Kamala Harris' Failure to Report Cops' Criminal Backgrounds Now Fodder in AG Race

Categories: Politics
Kamala3.jpg
"I'm here to attack the issues, not another candidate."
San Francisco District Attorney Kamala Harris' failure to disclose the criminal backgrounds of cops testifying in cases her office prosecuted "calls into question ... whether she has the judgment necessary to be California's next attorney general," said former Los Angeles District Attorney Rocky Delgadillo, in a statement Wednesday.

Delgadillo, who is challenging Harris to be the Democratic Party's candidate for California Attorney General, slammed Harris in a debate Tuesday night held at Sony Picture Studios Lot.  Among other points, he attacked the San Francisco District Attorney's failure to release officers' arrest records, and her handling of the SFPD's crime lab scandal. Harris, for her part, told an AP reporter after the debate that she was "here to attack the issues, not another candidate."

Delgadillo, meanwhile, is just fine with attacking another candidate. Earlier today he sent to reporters a copy of a June, 2004 L.A. District Attorney memo detailing that office's explicit policy advising prosecutors that information regarding testifying officers' criminal history "must be communicated to defense counsel as quickly as possible."

Read it here: Brady Memo.pdf

On Sunday, the San Francisco Chronicle published a story detailing how San Francisco police chief George Gascon complained to Harris' office last year that about the District Attorney's lack of a similar policy to disclose testifying officers' own criminal pasts.

In an interview, Delgadillo consultant Kam Kuwata claimed to SF Weekly the recent rash of bad headlines surrounding Harris' DA record suggested her campaign was "falling apart."
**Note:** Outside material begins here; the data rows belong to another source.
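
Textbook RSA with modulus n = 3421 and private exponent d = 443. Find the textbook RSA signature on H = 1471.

H^2 ≡ 1471^2 = 2163841 ≡ 1769
H^4 ≡ 1769^2 = 3129361 ≡ 2567
H^8 ≡ 2567^2 = 6589489 ≡ 643
H^16 ≡ 643^2 = 413449 ≡ 2929
H^32 ≡ 2929^2 = 8579041 ≡ 2594
H^64 ≡ 2594^2 = 6728836 ≡ 3150
H^128 ≡ 3150^2 = 9922500 ≡ 1600
H^256 ≡ 1600^2 = 2560000 ≡ 1092
443 = 256 + 128 + 32 + 16 + 8 + 2 + 1, so H^443 ≡ 1092·1600·2594·2929·643·1769·1471 ≡ 3361 (mod 3421)

3361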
Nice rhetoric, but a May 10 poll, conducted by Survey USA for several California news outlets, put Harris atop the pile of Democratic contenders for AG with 22 percent, followed by Delgadillo with 16 percent. Undecided respondents made up 28 percent of the survey, suggesting the race could go in any direction.

Update, 4:37 p.m.: Harris' campaign manager, Brian Brokaw, sent us the following note in response to Delgadillo's comments:

"Let me get this straight -- the guy whose hometown paper (the L.A. Times) called on him to resign as City Attorney after years of scandals and as recently as last month said he 'was a deep disappointment as Los Angeles city attorney and has done nothing since to suggest that he would do better in a higher office' -- is now going on the attack? His cheap shots in last night's closing statement, after Harris spoke -- ensuring that she would not be able to respond -- was cowardly and even embarrassing for Rocky, as most of the audience booed and hissed Delgadillo. Rocky's second try for AG never got off the ground, and I'm sure we'll hear more of the same from the flailing Delgadillo and other desperate candidates in the coming weeks."